Scroll Count: Start conservative and increase as needed:
# Start with fewer scrolls
virtual_config = VirtualScrollConfig(
container_selector="#feed",
scroll_count=10 # Test with 10, increase if needed
)
Wait Times: Adjust based on site speed:
# Fast sites
wait_after_scroll=0.2
# Slower sites or heavy content
wait_after_scroll=1.5
Debug Mode: Set headless=False to watch scrolling:
browser_config = BrowserConfig(headless=False)
async with AsyncWebCrawler(config=browser_config) as crawler:
# Watch the scrolling happen
The deduplication uses normalized text (lowercase, no spaces/symbols) to ensure accurate merging without false positives.

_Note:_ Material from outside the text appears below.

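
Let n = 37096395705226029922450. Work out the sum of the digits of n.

3+7+0+9+6+3+9+5+7+0+5+2+2+6+0+2+9+9+2+2+4+5+0 = 97

97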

Virtual Scroll handles errors gracefully:
# If container not found or scrolling fails
result = await crawler.arun(url="...", config=config)
if result.success:
# Virtual scroll worked or wasn't needed
print(f"Captured {len(result.html)} characters")
else:
# Crawl failed entirely
print(f"Error: {result.error_message}")
If the container isn't found, crawling continues normally without virtual scroll.
See our comprehensive example that demonstrates:
# Run the examples
cd docs/examples
python virtual_scroll_example.py
The example includes a local test server with different scrolling behaviors for experimentation.